While drug abuse is always concerning, it’s exponentially alarming because it puts the population at risk for other dangerous behavior, such as engaging in unsafe sexual practices linked to Human Immunodeficiency Virus (HIV), Hepatitis C virus (HCV), and sexually transmitted infections (STI).
For opioids, in particular, you often read about this epidemic and the public health emergency as a “white problem” that impacts Caucasians more than minorities. And while the overall death toll may be higher for whites, the alarming statistics indicate an increasing rate of drug-related deaths among Latinos and blacks.
According to data from the CDC, Latino fatalities increased by 52.5 % between 2014 and 2016 compared to 45.8 % for whites.
Even more concerning than the fatality rate, the same data shows that 92 % of Hispanic/Latino youth with a substance use disorder did not receive treatment in a specialty facility.
This data is shining a light on aspects of drug addiction that many experts did not initially recognize — that opioid addiction is not an exclusively or even predominantly white problem. It’s a growing problem among minority groups, as well.

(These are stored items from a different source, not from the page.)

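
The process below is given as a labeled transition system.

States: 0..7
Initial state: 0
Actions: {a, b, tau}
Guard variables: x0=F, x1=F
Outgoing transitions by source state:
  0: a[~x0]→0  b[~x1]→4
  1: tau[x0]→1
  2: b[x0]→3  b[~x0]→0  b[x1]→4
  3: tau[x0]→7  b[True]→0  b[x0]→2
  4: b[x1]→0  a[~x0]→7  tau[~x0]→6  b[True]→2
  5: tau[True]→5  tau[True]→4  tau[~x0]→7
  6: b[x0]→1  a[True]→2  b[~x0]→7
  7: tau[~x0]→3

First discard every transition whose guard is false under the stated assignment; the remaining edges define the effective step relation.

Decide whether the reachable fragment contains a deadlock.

R = {0,2,3,4,6,7}
  0: a→0  b→4  [2 out]
  2: b→0  [1 out]
  3: b→0  [1 out]
  4: a→7  b→2  tau→6  [3 out]
  6: a→2  b→7  [2 out]
  7: tau→3  [1 out]

Answer: DEADLOCK-FREE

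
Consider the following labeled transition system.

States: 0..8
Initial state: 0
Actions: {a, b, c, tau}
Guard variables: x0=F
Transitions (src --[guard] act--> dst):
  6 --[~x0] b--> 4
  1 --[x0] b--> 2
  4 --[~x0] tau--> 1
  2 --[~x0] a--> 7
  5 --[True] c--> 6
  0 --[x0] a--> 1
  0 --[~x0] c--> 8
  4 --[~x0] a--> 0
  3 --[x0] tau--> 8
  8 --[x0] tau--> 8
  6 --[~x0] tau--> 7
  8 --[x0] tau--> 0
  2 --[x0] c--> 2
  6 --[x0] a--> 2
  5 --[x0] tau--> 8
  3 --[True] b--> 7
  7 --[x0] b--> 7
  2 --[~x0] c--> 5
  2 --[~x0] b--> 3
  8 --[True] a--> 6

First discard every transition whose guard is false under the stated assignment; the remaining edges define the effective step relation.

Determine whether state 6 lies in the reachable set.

Answer: REACHABLE

Working:
Guard filter leaves 11 enabled edge(s).
depth 0: {0}
depth 1: {8}  cumulative {0,8}
depth 2: {6}  cumulative {0,6,8}
depth 3: {4,7}  cumulative {0,4,6,7,8}
depth 4: {1}  cumulative {0,1,4,6,7,8}
R = {0,1,4,6,7,8}
Path to 6: c·a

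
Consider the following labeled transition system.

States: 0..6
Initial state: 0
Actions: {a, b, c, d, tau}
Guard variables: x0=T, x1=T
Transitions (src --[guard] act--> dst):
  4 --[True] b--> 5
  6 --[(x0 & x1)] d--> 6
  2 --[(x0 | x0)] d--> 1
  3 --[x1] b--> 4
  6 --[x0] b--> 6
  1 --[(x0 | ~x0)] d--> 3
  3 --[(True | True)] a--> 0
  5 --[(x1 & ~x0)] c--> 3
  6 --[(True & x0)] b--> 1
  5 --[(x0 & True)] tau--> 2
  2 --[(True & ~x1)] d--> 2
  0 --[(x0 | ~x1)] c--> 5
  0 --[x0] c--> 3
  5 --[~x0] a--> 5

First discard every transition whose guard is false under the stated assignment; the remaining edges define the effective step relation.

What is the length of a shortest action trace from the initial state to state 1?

BFS to 1:
  L0 = {0}
  L1 = {3,5}
  L2 = {2,4}
  L3 = {1}
depth(1)=3, e.g. c·tau·d

Answer: 3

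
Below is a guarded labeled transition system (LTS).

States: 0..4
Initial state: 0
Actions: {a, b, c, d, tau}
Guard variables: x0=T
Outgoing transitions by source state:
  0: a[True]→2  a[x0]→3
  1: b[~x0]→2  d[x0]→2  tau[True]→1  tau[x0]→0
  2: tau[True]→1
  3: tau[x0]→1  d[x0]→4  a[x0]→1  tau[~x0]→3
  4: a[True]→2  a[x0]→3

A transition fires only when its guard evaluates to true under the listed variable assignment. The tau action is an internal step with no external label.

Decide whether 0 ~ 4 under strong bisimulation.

Answer: BISIMILAR

Analysis:
Refine partition for ~:
  round 0: {{0,1,2,3,4}}
  round 1: {{0,4},{1},{2},{3}}
Fixed point at round 2; 4 class(es).
0∈{0,4}, 4∈{0,4}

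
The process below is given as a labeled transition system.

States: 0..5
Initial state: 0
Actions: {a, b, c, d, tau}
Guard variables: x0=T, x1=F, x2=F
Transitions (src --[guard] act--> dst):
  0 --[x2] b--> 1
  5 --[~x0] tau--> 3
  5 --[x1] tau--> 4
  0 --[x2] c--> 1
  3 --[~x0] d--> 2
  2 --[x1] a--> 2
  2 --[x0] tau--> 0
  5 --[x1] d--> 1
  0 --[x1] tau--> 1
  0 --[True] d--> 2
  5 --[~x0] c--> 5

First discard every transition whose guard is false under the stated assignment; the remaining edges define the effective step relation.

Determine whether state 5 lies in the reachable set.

2 transition(s) survive guard evaluation.
L0 = {0}
L1 = {2}  cumulative {0,2}
R = {0,2}

Answer: UNREACHABLE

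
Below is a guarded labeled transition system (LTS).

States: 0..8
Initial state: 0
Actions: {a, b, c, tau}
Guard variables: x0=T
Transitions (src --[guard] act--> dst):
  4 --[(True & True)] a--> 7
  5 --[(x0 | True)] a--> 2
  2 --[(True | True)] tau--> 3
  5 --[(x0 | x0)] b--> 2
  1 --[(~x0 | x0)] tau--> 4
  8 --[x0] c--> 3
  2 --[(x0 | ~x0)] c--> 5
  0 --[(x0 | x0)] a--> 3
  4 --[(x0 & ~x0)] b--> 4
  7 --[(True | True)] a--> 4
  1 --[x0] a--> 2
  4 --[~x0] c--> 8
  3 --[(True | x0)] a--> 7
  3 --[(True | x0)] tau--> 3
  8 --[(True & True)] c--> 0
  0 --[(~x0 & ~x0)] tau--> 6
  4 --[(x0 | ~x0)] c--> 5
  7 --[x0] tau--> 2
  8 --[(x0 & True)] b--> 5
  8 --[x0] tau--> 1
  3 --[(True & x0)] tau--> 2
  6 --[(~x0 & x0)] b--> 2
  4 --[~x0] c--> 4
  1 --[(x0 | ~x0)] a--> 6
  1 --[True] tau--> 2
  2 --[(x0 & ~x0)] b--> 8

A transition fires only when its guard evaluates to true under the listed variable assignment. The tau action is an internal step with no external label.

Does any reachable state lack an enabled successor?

Answer: DEADLOCK-FREE

Working:
Reach set: {0,2,3,4,5,7}
  0: a→3  [1 out]
  2: c→5  tau→3  [2 out]
  3: a→7  tau→2  tau→3  [3 out]
  4: a→7  c→5  [2 out]
  5: a→2  b→2  [2 out]
  7: a→4  tau→2  [2 out]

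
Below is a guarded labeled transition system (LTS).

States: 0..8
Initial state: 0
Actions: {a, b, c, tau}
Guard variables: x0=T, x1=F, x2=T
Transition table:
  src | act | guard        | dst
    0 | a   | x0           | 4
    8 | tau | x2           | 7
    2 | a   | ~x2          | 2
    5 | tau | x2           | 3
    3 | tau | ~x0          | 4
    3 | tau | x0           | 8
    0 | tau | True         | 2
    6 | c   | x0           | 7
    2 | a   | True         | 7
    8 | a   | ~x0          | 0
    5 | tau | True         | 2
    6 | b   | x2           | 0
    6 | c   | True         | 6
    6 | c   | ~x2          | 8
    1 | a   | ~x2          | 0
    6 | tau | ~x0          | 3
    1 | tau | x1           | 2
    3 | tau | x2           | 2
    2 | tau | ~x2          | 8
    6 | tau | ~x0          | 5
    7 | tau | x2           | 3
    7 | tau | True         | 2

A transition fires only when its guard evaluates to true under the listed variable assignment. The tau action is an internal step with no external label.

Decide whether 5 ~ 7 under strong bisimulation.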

Several issues at play have contributed to the growing number of opioid addictions and drug-related deaths among the Latinx community.
For starters, the Latinx experience with opioids has been largely overlooked by experts and health officials, as opioid addiction has long been considered a “white” problem. By not acknowledging Latinos battling drug addictions’ unique obstacles, that community is being denied the attention and treatment they need to overcome their habits. Similarly, research has shown that the Latinx community certainly faces its own set of obstacles where drug abuse is concerned.

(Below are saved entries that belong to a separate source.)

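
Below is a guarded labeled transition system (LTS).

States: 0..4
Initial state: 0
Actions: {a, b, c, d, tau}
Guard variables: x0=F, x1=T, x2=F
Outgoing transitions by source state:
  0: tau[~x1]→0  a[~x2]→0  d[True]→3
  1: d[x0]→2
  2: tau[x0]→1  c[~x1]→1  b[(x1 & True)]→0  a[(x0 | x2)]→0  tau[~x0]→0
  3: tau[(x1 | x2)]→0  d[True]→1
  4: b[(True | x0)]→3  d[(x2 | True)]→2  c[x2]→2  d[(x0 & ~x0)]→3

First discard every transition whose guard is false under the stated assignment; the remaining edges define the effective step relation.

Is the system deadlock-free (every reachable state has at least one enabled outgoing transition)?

Reach set: {0,1,3}
  0: a→0  d→3  [deg 2]
  1: ∅  [no exit]
  3: d→1  tau→0  [deg 2]
witness 1: d·d

Answer: DEADLOCK at state 1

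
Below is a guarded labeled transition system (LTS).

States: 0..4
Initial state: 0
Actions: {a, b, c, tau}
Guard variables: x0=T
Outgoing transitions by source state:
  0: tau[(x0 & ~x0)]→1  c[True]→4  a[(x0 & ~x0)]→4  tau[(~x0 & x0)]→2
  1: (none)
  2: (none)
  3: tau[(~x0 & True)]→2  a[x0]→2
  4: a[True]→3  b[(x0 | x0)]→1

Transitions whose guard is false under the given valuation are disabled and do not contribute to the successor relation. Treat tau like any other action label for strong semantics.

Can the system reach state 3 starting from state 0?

4 transition(s) survive guard evaluation.
depth 0: {0}
depth 1: {4}  now seen {0,4}
depth 2: {1,3}  now seen {0,1,3,4}
depth 3: {2}  now seen {0,1,2,3,4}
Reach set: {0,1,2,3,4}
witness 3: c·a

Answer: REACHABLE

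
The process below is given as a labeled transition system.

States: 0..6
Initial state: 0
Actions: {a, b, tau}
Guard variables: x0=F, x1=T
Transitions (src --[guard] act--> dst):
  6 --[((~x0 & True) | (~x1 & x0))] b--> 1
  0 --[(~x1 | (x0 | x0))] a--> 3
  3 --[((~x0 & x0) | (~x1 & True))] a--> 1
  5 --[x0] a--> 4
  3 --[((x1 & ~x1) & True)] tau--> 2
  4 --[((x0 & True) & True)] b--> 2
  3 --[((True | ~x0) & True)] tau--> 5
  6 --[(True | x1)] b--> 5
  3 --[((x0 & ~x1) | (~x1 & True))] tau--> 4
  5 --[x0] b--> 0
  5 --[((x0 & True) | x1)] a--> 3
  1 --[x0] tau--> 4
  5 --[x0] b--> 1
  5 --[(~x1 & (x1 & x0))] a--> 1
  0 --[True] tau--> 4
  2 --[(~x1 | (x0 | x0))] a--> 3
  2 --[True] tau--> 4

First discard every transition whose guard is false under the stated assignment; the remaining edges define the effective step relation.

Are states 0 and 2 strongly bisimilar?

Refine partition for ~:
  P[0] = {{0,1,2,3,4,5,6}}
  P[1] = {{0,2,3},{1,4},{5},{6}}
  P[2] = {{0,2},{1,4},{3},{5},{6}}
stable after 3 split(s): 5 block(s)
class of 0: {0,2}; class of 2: {0,2}

Answer: BISIMILAR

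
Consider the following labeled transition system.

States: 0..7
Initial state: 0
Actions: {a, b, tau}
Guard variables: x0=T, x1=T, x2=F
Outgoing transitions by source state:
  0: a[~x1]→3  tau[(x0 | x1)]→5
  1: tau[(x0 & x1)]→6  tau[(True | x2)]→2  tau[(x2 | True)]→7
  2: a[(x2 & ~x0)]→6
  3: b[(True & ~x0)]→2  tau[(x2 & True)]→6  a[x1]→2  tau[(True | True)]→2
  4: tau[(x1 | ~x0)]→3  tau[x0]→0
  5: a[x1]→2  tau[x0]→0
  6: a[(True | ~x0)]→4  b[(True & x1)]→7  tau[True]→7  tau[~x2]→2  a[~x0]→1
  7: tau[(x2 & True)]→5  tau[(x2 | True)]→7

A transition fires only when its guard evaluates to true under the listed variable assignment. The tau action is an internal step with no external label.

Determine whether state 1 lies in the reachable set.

Guard filter leaves 15 enabled edge(s).
depth 0: {0}
depth 1: {5}  now seen {0,5}
depth 2: {2}  now seen {0,2,5}
Reachable = {0,2,5}

Answer: UNREACHABLE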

The fact that 92 % of Hispanic/Latino youth with a drug addiction did not receive the treatment they needed is alarming and unacceptable. But the real question is why haven’t they received that treatment, where white addicts are more likely to be treated for the same addiction?
According to NPR, after conducting interviews with nearly two dozen current and former drug users and their family members, “language and cultural barriers and even fear of deportation could be limiting the access of Latinos to life-saving treatment.”

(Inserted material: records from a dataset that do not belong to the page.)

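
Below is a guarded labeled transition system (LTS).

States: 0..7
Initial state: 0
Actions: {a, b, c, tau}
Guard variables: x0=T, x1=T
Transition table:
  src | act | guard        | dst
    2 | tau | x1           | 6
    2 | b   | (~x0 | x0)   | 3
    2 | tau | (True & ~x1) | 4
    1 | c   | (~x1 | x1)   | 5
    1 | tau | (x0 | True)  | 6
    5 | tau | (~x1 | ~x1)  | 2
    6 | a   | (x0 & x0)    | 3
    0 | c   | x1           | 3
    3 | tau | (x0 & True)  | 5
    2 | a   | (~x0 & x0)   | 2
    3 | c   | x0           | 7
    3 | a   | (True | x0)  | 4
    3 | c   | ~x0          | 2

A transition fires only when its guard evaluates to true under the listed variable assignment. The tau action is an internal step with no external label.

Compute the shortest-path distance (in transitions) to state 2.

Answer: UNREACHABLE

Working:
Breadth-first toward 2:
  Layer 0: {0}
  Layer 1: {3}
  Layer 2: {4,5,7}
2 never appears.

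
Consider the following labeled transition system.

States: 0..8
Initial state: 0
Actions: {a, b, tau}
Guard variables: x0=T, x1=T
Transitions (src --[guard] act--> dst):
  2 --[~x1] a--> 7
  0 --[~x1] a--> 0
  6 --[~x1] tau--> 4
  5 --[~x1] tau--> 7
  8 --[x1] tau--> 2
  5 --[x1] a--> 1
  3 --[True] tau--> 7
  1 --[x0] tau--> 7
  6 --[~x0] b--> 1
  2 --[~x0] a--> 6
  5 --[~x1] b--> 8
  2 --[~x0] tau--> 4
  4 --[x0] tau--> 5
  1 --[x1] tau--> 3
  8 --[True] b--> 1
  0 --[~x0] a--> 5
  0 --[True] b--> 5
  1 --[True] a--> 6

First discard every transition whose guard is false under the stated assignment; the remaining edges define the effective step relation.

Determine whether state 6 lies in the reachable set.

Guard filter leaves 9 enabled edge(s).
L0 = {0}
L1 = {5}  cumulative {0,5}
L2 = {1}  cumulative {0,1,5}
L3 = {3,6,7}  cumulative {0,1,3,5,6,7}
Reach set: {0,1,3,5,6,7}
witness 6: b·a·a

Answer: REACHABLE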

It appears that both the websites and informational packets outlining available treatment and the treatment itself are often not available in Spanish, making it challenging for Latinos to benefit from the treatment options available.
Some of those interviewed also described sitting through entire counseling sessions and not understanding or following much of what was being offered to them. And despite waiting, the translator they needed never arrived at their treatment session.
There’s also the fear factor: fear of being deported (if they are not a U.S. citizen) or fear of incarceration for illicit drugs, rather than viewing treatment as an option after asking for help. As a result of these factors — from implicit bias to language barriers and fears of deportation — the number of opioid deaths per year nearly doubled for Latinx people.
The good news is that now, we’re finally talking about how this opioid epidemic is impacting the Latinx community in ways experts have never addressed before.
“It’s a little bit bittersweet that this hasn’t been addressed years before. But it’s good that we’re talking about treatment rather than incarceration, and that this is a medical illness rather than a moral shortcoming,” explains Dr. Chinazo Cunningham, who works at a clinic affiliated with the Montefiore Medical Center in the Bronx, in New York City.
In addition to increased discussion and increased awareness, organizations and efforts are being made to address this disparity and provide much-needed care and attention to Latinx drug addicts.
For example, SAMHSA’s National Network to Eliminate Disparities in Behavioral Health (NNED) works to offer much-needed training and resources for community-based organizations like the Puerto Rican Organization for Community Education and Economic Development, Inc. (PROCEED). This training aims to expand the ability of community organizations to provide counseling and treatment services for Hispanic/Latino populations.